Marc Provencher 01/04/2013 23:08

C'est même le mal radical, sans blague. Mais bon, pour en revenir à Burt Reynolds sa fin de carrière peu exaltante, un rôle secondaire, certes, mais hilarant et suave : dans 'Citizen Ruth', un
bijou de comédie satirique où il incarne le riche, vieillissant et perruqué "poster-boy" de la cause anti-avortement. (Et son alter ego dans le camp d'en face est nulle autre que Tippi Hedren, tout
aussi fausse jetonne que lui !).

Marc Provencher 30/03/2013 17:46

C'est le jour de la polémique d'oncle Marc.

Jay Walk écrit : « Burt Reynolds a du sang indien dans les veines.»

Bon. Articulons les termes du débat à partir de l'opposition particulièrement claire et nette de deux citoyens du territoire mohawk de Kahnawake (à portée de vélo de mon domicile montréalais).

Pour comprendre pourquoi ce débat - qui concerne l'humanité même de l'Homme, comme le dit si bien Lévinas dans un article de 1934 pour une fois compréhensible par le commun des mortels - pourquoi
ce débat primordial s'est retrouvé en ce point particulier du monde, il faut suivre pas à pas tout le "dossier" des expulsions du territoire mohawk de Kahnawake, qui revient périodiquement sur la
table depuis le début des années 70. Pour cela, je renvoie Jay Walk à un article de Rue89 (17/04/2010) "Des Blancs exclus d'une tribu indienne au Canada".

Vous pouvez choisir:

Ou bien Michael Delisle, Grand chef du Conseil de bande, favorable aux expulsions: «Nous sommes Mohawks par le sang. On ne devient pas Mohawk.»

Ou bien Tracey Deer, éditrice du journal 'Eastern Door' et opposée aux expulsions: «Ce sont les valeurs que l'on partage qui font de nous une communauté. Notre histoire, notre culture, notre
langage. Pas notre sang».

Par le sang, dit l'un. Pas par le sang, dit l'autre.

Tels sont les termes du débat. Mais évidemment, je crois que certains événements particulièrement sombres survenus en Europe au XXème siècle ont fait la preuve par l'absurde - c'est-à-dire en les
mettant en application - que les théories du sang ne tiennent pas debout.

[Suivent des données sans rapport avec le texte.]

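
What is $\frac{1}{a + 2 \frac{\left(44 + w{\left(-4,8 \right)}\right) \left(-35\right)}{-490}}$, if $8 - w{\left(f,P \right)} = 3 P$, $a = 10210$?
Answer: $\frac{1}{10214} \approx 9.7905 \cdot 10^{-5}$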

Le peuple mohawk, comme n'importe quel peuple, n'est pas du tout une "race mohawk", donc il s'agit d'un fait de civilisation acquis du vivant de chaque individu et non d'un fait héréditaire qu'on
serait déjà à la naissance. Être indien c'est l'être devenu. Il n'y pas de "sang indien" pas plus qu'il n'y a de "sang juif" ou de "sang allemand".

Fred Jay Walk 30/03/2013 18:30



Euh... D'accord, Marc... Désolé... C'est un terme usuel.


Mais c'est mal. Maintenant, je me rends compte que c'est mal... Je me repens. Bien que je ne manque pas de sang froid, je sens que je vais me faire du mauvais sang, car bon sang ne saurait
mentir, bon sang !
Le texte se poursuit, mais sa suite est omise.